Apache Kafka is a great tool. It is an event streaming platform that is capable to publish and subscribe to streams of events, store streams of events, and process streams of events. Basically, it’s all about “streams of events” making Kafka the best candidate for use-cases such as building real-time streaming data pipelines. But what if I need a near-real-time? What if I would like to work with micro-batches instead of streaming? While Spark Streaming is literally based on micro-batches, for Kafka we have to find some workaround.
Someone may ask, why would I need it? Well, there may be plenty of use-cases. For example, you may want to make your corporate reporting near-real-time, but you may also need to reuse your existing database loads which work in a batch manner. To solve this you should read streaming data from Kafka, but instead of pushing incoming messages to the database one by one you accumulate them for N minutes and then dump into data files, so that they can be read by the database as a chunk.
So let’s dive into this task. As usual in Kafka, with Kafka Consumer API you consume messages as soon as they arrive. Your application code somehow processes those records and it all happens in the infinite loop. Here are some simple examples from Confluent.
In this article, we implement the algorithm which will make it possible to perform the above-mentioned records processing for a certain period (batch duration interval) with some trigger when the batch is finished. The code will be written in Python, the application will consume records by the means of Kafka Python Client by Confluent.
In order to split the infinite streaming flow into time frames the obvious choice is to use the timestamp value of the Kafka record’s meta column. This way each record could belong to a certain time frame. And as soon as a new record comes with a timestamp that is greater than the upper boundary of the current time frame, the batch is considered to be finished: a specific piece of code is executed to handle this event, and time frame boundaries are updated.
This is a very brief description of the algorithm. Let’s get into more details with the below diagram.
With Kafka Consumer client we poll messages with some periodicity defined in a parameter. It means that there may or may not be a record returned by this call. However, we still need to track the current boundary (timestamp) in every loop iteration to be able to finish the batch when no more messages coming. When the record is None we simply add the poll timeout value to the current boundary.
On every iteration, it is checked whether the current boundary exceeded the upper limit or not.
Let’s look at the code implementation itself. Below is the Batch Manager class which controls the current boundary and upper boundary, as well as responsible for identifying when the batch should be finished and the next batch should be started. Please, see the inline comments for more details.
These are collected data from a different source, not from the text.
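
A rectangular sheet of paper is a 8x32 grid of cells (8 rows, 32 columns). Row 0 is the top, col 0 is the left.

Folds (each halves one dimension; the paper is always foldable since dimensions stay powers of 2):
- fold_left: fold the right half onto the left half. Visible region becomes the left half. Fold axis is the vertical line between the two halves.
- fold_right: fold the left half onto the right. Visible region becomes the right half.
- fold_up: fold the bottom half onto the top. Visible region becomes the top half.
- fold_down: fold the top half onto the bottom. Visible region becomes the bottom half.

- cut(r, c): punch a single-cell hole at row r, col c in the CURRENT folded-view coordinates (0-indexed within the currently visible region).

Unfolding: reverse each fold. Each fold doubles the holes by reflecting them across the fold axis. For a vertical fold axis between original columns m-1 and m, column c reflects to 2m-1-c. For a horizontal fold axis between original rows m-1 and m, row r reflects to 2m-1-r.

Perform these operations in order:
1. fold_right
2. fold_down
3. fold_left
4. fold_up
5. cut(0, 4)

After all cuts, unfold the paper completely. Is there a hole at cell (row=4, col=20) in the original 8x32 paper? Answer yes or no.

Answer: yes

Derivation:
Op 1 fold_right: fold axis v@16; visible region now rows[0,8) x cols[16,32) = 8x16
Op 2 fold_down: fold axis h@4; visible region now rows[4,8) x cols[16,32) = 4x16
Op 3 fold_left: fold axis v@24; visible region now rows[4,8) x cols[16,24) = 4x8
Op 4 fold_up: fold axis h@6; visible region now rows[4,6) x cols[16,24) = 2x8
Op 5 cut(0, 4): punch at orig (4,20); cuts so far [(4, 20)]; region rows[4,6) x cols[16,24) = 2x8
Unfold 1 (reflect across h@6): 2 holes -> [(4, 20), (7, 20)]
Unfold 2 (reflect across v@24): 4 holes -> [(4, 20), (4, 27), (7, 20), (7, 27)]
Unfold 3 (reflect across h@4): 8 holes -> [(0, 20), (0, 27), (3, 20), (3, 27), (4, 20), (4, 27), (7, 20), (7, 27)]
Unfold 4 (reflect across v@16): 16 holes -> [(0, 4), (0, 11), (0, 20), (0, 27), (3, 4), (3, 11), (3, 20), (3, 27), (4, 4), (4, 11), (4, 20), (4, 27), (7, 4), (7, 11), (7, 20), (7, 27)]
Holes: [(0, 4), (0, 11), (0, 20), (0, 27), (3, 4), (3, 11), (3, 20), (3, 27), (4, 4), (4, 11), (4, 20), (4, 27), (7, 4), (7, 11), (7, 20), (7, 27)]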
Such micro-batch approach requires tracking of boundaries for every message consumed. Thus, additional checks are performed during the implementation of Batch Consumer.
The cool thing here is that you can simply use these classes without modification, except defining your functions to parse_kafka_message and finish_micro_batch. In this particular example, all records are collected in a list and printed to console when the batch is finished.
Finally, the application entry point to make it run.
Run Kafka and Batch Consumer in Docker
It’s time to run the application to see how it works. For sure, we also need Kafka itself to push some data into the broker. To be able to do this we only need to have three files with the following content:
When done, start up your application by running
docker-compose up -d --build from the project directory. Let’s play around!
- Connect to Kafka Broker machine from your terminal with
docker-compose exec broker bash
- Create a topic to push data to and pull data from with
kafka-topics --create --bootstrap-server broker:9092 --topic my-topic --partitions 1 --replication-factor 1
- From another terminal window connect to your application with
docker-compose exec kafka-batch-consumer bash
- And run the application with some necessary arguments by
python main.py --broker broker:29092 --topic my-topic --group_id my-group --batch_interval_seconds 30 --poll_interval_seconds 10
- Return to the first terminal and start pushing some dummy data to the Kafka topic with
kafka-console-producer --broker-list broker:9092 --topic my-topic
As soon as you push the message it will be polled by the consumer and processed as you defined. In this example, the message’s timestamp is printed to console in a human-readable format. However, when the batch is finished, all messages that have come during the specified batch interval are printed to the console.
That’s it! We’ve built a custom consumer working in a micro-batch manner. You only need to implement your business logic to process messages.